What would you select as the top knowledge management principles?
Here are some thoughts?
Choose engagement over a repository:
Knowledge emerges via interaction and dialog, connect people to people rather than people to objects / documents or things. If you need to record and gather things ensure there are affordances for facile annotation and back-channel connections. Pay attention to knowledge flows rather than stores.
Respect and appreciate the key role of trust & context:
Shared context, connections and trust allow knowledge to flow. Knowledge, far more than information, is part of our identity. There needs to be empathy and purpose to make headway. You cannot toss knowledge over the wall and expect it to take root - knowledge requires an ecology to grow.
Collect stories, use metaphor, ethnography and analogy to build inquiry:
Knowledge is local, mostly tacit, emergent, distributed and tied to shared understandings. Measurement and collection via questionnaires is inadequate, questions are key. Take care to specify context, share distinctions, craft and verify patterns - best practices do not transfer easily.
Cultivate executive support:
No KM initiative can be sustained without some measure of (tacit) top level support. It does not help to have a signature, you need active engagement and behavior change to filter down the organization. KM requires a core group to start & sustain the conversation, a legitimate forum or space to meet and purpose to guide attention.
The essence of KM
- increasing awareness
Helping you (or your group) become aware of new things, changed situations, emergent players that may influence the domain you have chosen to work in. - fostering learning
assisting with making novel and useful connections between concepts, improving understanding and enabling environments for making and testing new insights. - supporting sense-making
KM needs to be proactive, help surface consequences, avoid past errors, generate worthwhile & inventive alternatives.
Decisions, solutions, agility, competitive advantage and other benefits follow from sustaining a questioning environment, encouraging creative abrasion & experimentation, promoting deep dialog and allowing space for learning from mistakes.

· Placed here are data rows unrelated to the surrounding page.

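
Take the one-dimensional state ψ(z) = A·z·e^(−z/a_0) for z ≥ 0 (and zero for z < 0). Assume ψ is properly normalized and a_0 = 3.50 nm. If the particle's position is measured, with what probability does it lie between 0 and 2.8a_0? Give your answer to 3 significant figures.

P = ∫_{0}^{2.8a_0} |ψ(z)|² dz.
With A² fixed by ∫|ψ|² = 1, i.e. A² = (a_0^3/4)^(−1), substitute and integrate.
Let u = z/a_0; then A² and the length scale cancel, so P = ∫_{0}^{2.8} u^2·e^(-2·u) du ÷ ∫_{0}^{∞} u^2·e^(-2·u) du.
Using ∫ u^2·e^(-2·u) du = -(2·u^2 + 2·u + 1)·e^(-2·u)/4, the numerator is 1/4 - 557·e^(-28/5)/100 and the denominator is 1/4.
Evaluating gives P = 0.9176.

P ≈ 0.918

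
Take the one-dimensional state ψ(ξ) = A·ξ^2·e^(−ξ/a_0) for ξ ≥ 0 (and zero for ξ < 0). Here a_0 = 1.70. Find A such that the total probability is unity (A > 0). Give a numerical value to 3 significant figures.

A ≈ 0.306

Normalization requires ∫|ψ|² dξ = 1, integrated from 0 to ∞.
Carrying out the integral gives A² · 3·a_0^5/4.
So A² = (3·a_0^5/4)^(−1).
Substituting a_0 = 1.70 gives A² = 0.09391, so A = 0.3064.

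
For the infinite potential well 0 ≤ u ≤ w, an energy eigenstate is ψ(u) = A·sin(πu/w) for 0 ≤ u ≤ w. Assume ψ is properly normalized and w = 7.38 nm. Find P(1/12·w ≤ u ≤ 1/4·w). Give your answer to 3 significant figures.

P = ∫_{1/12·w}^{1/4·w} |ψ(u)|² du.
The normalization integral ∫|ψ|²du over the whole domain equals w/2·A², and A² cancels in the ratio.
Let t = u/w; then A² and the length scale cancel, so P = ∫_{1/12}^{1/4} sin(π·t)^2 dt ÷ ∫_{0}^{1} sin(π·t)^2 dt.
Using ∫ sin(π·t)^2 dt = t/2 - sin(2·π·t)/(4·π), the numerator is 1/12 - 1/(8·π) and the denominator is 1/2.
Evaluating gives P = (-3 + 2·π)/(12·π).

P ≈ 0.0871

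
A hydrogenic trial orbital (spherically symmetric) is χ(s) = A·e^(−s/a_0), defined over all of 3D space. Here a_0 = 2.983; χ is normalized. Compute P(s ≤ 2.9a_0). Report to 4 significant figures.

With dV = 4πs²ds, the probability is ∫|χ|² dV over s ≤ 2.9a_0.
A² is fixed by ∫₀^∞ 4πs²|χ|² ds = 1, i.e. A² = (π·a_0^3)^(−1).
Let u = s/a_0; then A², 4π and the length scale all cancel, so P = ∫_{0}^{2.9} u^2·e^(-2·u) du ÷ ∫_{0}^{∞} u^2·e^(-2·u) du.
Using ∫ u^2·e^(-2·u) du = -(2·u^2 + 2·u + 1)·e^(-2·u)/4, the numerator is 1/4 - 1181·e^(-29/5)/200 and the denominator is 1/4.
The region integral divided by the full integral gives P = 0.92849.

P ≈ 0.9285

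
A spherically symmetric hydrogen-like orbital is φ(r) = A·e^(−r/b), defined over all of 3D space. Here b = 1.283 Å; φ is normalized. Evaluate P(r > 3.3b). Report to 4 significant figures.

P = ∫ |φ|² 4πr² dr over r > 3.3b.
The full normalization integral is A²·[π·b^3] = 1, fixing A².
Substituting u = r/b, A², 4π and the length scale all cancel in the ratio: P = ∫_{3.3}^{∞} u^2·e^(-2·u) du / ∫_{0}^{∞} u^2·e^(-2·u) du.
Using ∫ u^2·e^(-2·u) du = -(2·u^2 + 2·u + 1)·e^(-2·u)/4, the numerator is 1469·e^(-33/5)/200 and the denominator is 1/4.
The region integral divided by the full integral gives P = 0.039968.

P ≈ 0.03997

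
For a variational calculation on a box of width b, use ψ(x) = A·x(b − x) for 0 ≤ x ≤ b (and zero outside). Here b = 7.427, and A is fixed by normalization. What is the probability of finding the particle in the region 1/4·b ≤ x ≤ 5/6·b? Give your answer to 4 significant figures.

The probability is P = ∫ |ψ|² dx over [1/4·b, 5/6·b].
Since A² = 1/(b^5/30), this is the region integral divided by the full normalization integral.
Substituting u = x/b, A² and the length scale cancel in the ratio: P = ∫_{1/4}^{5/6} u^2·(1 - u)^2 du / ∫_{0}^{1} u^2·(1 - u)^2 du.
Using ∫ u^2·(1 - u)^2 du = u^3·(6·u^2 - 15·u + 10)/30, the numerator is ≈ 0.0286997 and the denominator is 1/30.
Evaluating gives P = 0.86099.

P ≈ 0.8610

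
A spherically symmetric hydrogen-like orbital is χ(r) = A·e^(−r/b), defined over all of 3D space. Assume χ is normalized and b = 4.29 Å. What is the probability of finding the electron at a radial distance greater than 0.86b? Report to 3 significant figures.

With dV = 4πr²dr, the probability is ∫|χ|² dV over r > 0.86b.
The full normalization integral is A²·[π·b^3] = 1, fixing A².
Substituting u = r/b, A², 4π and the length scale all cancel in the ratio: P = ∫_{0.86}^{∞} u^2·e^(-2·u) du / ∫_{0}^{∞} u^2·e^(-2·u) du.
With ∫ u^2·e^(-2·u) du = -(2·u^2 + 2·u + 1)·e^(-2·u)/4 + C, the region integral is 5249·e^(-43/25)/5000 and the full one is 1/4.
Taking the ratio yields P = 0.7519.

P ≈ 0.752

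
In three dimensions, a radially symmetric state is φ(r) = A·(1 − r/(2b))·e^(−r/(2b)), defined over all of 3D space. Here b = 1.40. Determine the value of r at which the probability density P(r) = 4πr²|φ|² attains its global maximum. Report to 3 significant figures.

Set d/dr [P(r) = 4πr²|φ|²] = 0 and solve for r > 0.
Solving yields r = b·(√(5) + 3).
With b = 1.40, the most probable radial distance is 7.330.

r ≈ 7.33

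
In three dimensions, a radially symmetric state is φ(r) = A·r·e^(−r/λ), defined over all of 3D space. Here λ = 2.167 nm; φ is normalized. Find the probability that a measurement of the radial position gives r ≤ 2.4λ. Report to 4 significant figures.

P ≈ 0.5237

With dV = 4πr²dr, the probability is ∫|φ|² dV over r ≤ 2.4λ.
A² is fixed by ∫₀^∞ 4πr²|φ|² dr = 1, i.e. A² = (3·π·λ^5)^(−1).
Substituting u = r/λ, A², 4π and the length scale all cancel in the ratio: P = ∫_{0}^{2.4} u^4·e^(-2·u) du / ∫_{0}^{∞} u^4·e^(-2·u) du.
An antiderivative of u^4·e^(-2·u) is -(u^4/2 + u^3 + 3·u^2/2 + 3·u/2 + 3/4)·e^(-2·u); evaluating from 0 to 2.4 gives ≈ 0.392806, while the full integral is 3/4.
This evaluates to P = 0.52374.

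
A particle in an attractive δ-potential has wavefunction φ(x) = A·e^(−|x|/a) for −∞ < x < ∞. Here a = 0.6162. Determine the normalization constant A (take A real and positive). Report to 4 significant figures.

A ≈ 1.274

The normalization condition is ∫|φ|² dx = 1 from −∞ to ∞.
The integral (without the A² prefactor) comes out to a.
Setting this equal to 1 gives A² = 1/(a).
Plugging in a = 0.6162 yields A = 1.2739.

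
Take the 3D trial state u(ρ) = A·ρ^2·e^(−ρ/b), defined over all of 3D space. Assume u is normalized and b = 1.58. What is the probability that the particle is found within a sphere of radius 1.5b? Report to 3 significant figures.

P ≈ 0.0335

With dV = 4πρ²dρ, the probability is ∫|u|² dV over ρ ≤ 1.5b.
A² is fixed by ∫₀^∞ 4πρ²|u|² dρ = 1, i.e. A² = (45·π·b^7/2)^(−1).
Substituting t = ρ/b, A², 4π and the length scale all cancel in the ratio: P = ∫_{0}^{1.5} t^6·e^(-2·t) dt / ∫_{0}^{∞} t^6·e^(-2·t) dt.
With ∫ t^6·e^(-2·t) dt = -(4·t^6 + 12·t^5 + 30·t^4 + 60·t^3 + 90·t^2 + 90·t + 45)·e^(-2·t)/8 + C, the region integral is ≈ 0.18849 and the full one is 45/8.
The region integral divided by the full integral gives P = 0.03351.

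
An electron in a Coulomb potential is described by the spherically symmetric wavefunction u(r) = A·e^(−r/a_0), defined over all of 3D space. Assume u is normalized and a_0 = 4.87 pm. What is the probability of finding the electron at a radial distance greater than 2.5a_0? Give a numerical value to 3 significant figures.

P ≈ 0.125

With dV = 4πr²dr, the probability is ∫|u|² dV over r > 2.5a_0.
A² is fixed by ∫₀^∞ 4πr²|u|² dr = 1, i.e. A² = (π·a_0^3)^(−1).
Substituting t = r/a_0, A², 4π and the length scale all cancel in the ratio: P = ∫_{2.5}^{∞} t^2·e^(-2·t) dt / ∫_{0}^{∞} t^2·e^(-2·t) dt.
Using ∫ t^2·e^(-2·t) dt = -(2·t^2 + 2·t + 1)·e^(-2·t)/4, the numerator is 37·e^(-5)/8 and the denominator is 1/4.
The region integral divided by the full integral gives P = 0.1247.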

The key for KM then lies deeper than pragmatics, it gets close to sustaining an environment, building trust, promoting continual inquiry and testing beliefs.
KM, I then suggest is:
A practice concerned with increasing awareness, fostering learning, speeding collaboration & innovation and exchanging insights.
There is a delicate balance to be maintained between explicit and tacit, between personal and community, between collecting assets and enabling flows, between looking inward and externally, between mining and capturing insights and building on shared experiences.
Please share your KM principles.
Here you are asserting that knowledge is fundamentally human, probably fundamentally cognative. Not, so.
An affordance to an object involves knowledge external to the person using the object. The object carries knowledge and does so in ways that may not be explicit.